There may be medical reasons or conditions that mean your dog needs to eat grain-free food. When in doubt, talk to your vet about your dog’s unique nutritional needs, especially if your pet has an illness.

Your dog has a gluten allergy

Gluten allergies in dogs are rare and are more often classified as an intolerance, or sensitivity. Most dogs experience allergies to specific proteins, not grains if they are demonstrating an allergy or intolerance.

That doesn’t mean your dog isn’t allergic or intolerant to gluten — just that you’ll need to do an elimination diet to figure out what is causing allergy symptoms. Start with one protein and one grain (ideally, both should be types he or she has never eaten before).

Symptoms of an intolerance or allergy are:

  • chronic diarrhea or constipation
  • constant feet chewing
  • red, inflamed paws
  • constant ear infections
  • abnormal behavior or personality changes
  • frequent itching or bad skin
  • dull, unhealthy looking coat

If your dog has a gluten intolerance, chances are, she or he may still be able to eat rice, corn, and any grains that don’t contain wheat or added gluten.

PetMD puts it this way: “… not all grains contain gluten.

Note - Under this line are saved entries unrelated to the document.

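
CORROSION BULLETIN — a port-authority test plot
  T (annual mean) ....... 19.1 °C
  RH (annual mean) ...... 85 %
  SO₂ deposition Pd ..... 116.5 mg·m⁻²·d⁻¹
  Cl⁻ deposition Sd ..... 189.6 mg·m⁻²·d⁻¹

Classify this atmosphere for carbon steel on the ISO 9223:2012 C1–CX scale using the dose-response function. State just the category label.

carbon steel: temperature factor f = -0.054·(9.1) = -0.4914
  SO₂ term: 1.77·116.5^0.52·exp(0.02·85-0.4914) = 70.36
  Cl⁻ term: 0.102·189.6^0.62·exp(0.033·85+0.04·19.1) = 93.51
  r_corr = 70.36 + 93.51 = 163.9 μm/a
Category bounds: 80…200 μm/a bracket r_corr ⇒ C5

C5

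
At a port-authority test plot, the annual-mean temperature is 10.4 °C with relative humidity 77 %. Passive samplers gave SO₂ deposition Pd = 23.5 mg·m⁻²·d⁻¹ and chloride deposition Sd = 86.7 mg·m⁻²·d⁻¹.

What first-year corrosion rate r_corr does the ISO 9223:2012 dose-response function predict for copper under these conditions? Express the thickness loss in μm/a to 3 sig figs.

copper: f(T) = -0.080·(T−10) [T>10 °C] = -0.0320
  sulphur-dioxide contribution → 1.096 μm/a
  chloride contribution → 0.9103 μm/a
  ⇒ r_corr(copper) = 2.006 μm/a

r_corr = 2.01 μm/a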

Therefore, gluten-free dog food may or may not be grain-free, while grain-free dog food will always be gluten-free.”

Your vet may recommend starting with an elimination diet to determine what’s causing the symptoms or may discuss a blood test with you. From there, you can figure out if there are any grains your dog can safely eat, or if all grains need to be eliminated.

Your dog has diabetes

If you are trying to give your dog a low-glycemic index pet food, you might consider grain-free. Sweet potatoes are often found in grain-free dog foods and have a lower glycemic index than soy, corn flour, chickpeas, kidney beans, lentils, navy beans, soybeans, and yams are also low-glycemic when compared to more common grains that are not part of grain-free diets.

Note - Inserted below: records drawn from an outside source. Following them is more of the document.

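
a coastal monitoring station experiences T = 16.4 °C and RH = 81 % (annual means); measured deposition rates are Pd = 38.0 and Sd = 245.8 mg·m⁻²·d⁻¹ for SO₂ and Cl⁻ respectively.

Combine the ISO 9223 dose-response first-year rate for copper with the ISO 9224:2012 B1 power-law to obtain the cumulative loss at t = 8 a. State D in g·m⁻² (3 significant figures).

D(8) = 102 g·m⁻²

copper: T>10 °C ⇒ hinge -0.080·(16.4−10) = -0.5120
  Pd branch = 0.0053·Pd^0.26·e^(0.059·RH+f) = 0.9731 μm/a
  Sd branch = 0.01025·Sd^0.27·e^(0.036·RH+0.049·T) = 1.869 μm/a
  sum: 0.9731 + 1.869 → r_corr = 2.842 μm/a
Long-term exponent b (ISO 9224 Table 2, B1) = 0.667
  D(8) = 2.842 × 8^0.667 = 2.842 × 4.003 = 11.38 μm
  Mass loss = 11.38 μm × 8.96 g/cm³ = 101.9 g·m⁻²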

Dogs with diabetes should eat foods with complex carbohydrates and fiber unless they are underweight. A vet should be able to help you determine how many allergies your dog needs to maintain a healthy body weight.

“Researchers are still exploring what diet is best for dogs with diabetes,” an article on Fetch by WebMD notes. “Most vets recommend a high-fiber, low-fat diet. Fiber slows the entrance of glucose into the bloodstream and helps your dog feel full. Low-fat foods have fewer calories.”

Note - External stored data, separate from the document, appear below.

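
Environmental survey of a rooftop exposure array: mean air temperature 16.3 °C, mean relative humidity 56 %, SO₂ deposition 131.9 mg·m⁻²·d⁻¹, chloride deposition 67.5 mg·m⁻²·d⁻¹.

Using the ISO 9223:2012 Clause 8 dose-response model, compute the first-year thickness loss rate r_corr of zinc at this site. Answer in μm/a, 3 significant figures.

zinc: f(T) = -0.071·(T−10) [T>10 °C] = -0.4473
  SO₂ term: 0.0129·131.9^0.44·exp(0.046·56-0.4473) = 0.9289
  Sd branch = 0.0175·Sd^0.57·e^(0.008·RH+0.085·T) = 1.208 μm/a
  r_corr = 0.9289 + 1.208 = 2.137 μm/a

r_corr = 2.14 μm/a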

The article says that treats should be low in sugar and carbs.

You want to reduce your dog’s carbohydrate consumption

Most commercial kibbles or dehydrated foods contain some level of carbohydrates from added ingredients. Switching to a product labeled “grain-free” doesn’t mean your dog isn’t getting carbohydrates — it just means it’s getting carbs from sources other than traditional grains.

To go carb-free, you need to find a food product that doesn’t contain any types of grains. In this case, you’d be looking at raw food, which is usually sold in a format that looks like ground meat. It’s made up of muscle, organ, and bone. That’s it. It’s truly grain-free.

There are also raw food products available that include a serving of fruits and vegetables mixed in.

Another type of food that doesn’t necessarily contain any grains are products labeled “air-dried”. High quality air-dried products are around 96 percent meat and may include a small amount of fiber (like food-grade bamboo fiber or dried kelp) to help bind the product.

Freeze-dried products often don’t contain any grains either and can be between 95 and 98 percent meat, depending on the brand. Or, the only added carbs may come from fruits and vegetables.

Recipes are brand dependent, so read the ingredients to be sure you’re eliminating or reducing carbohydrates if that’s your goal. Although raw, freeze-dried, or air-dried products are typically grain-free, they aren’t always labeled as grain-free the same way kibble or canned grain-free products are.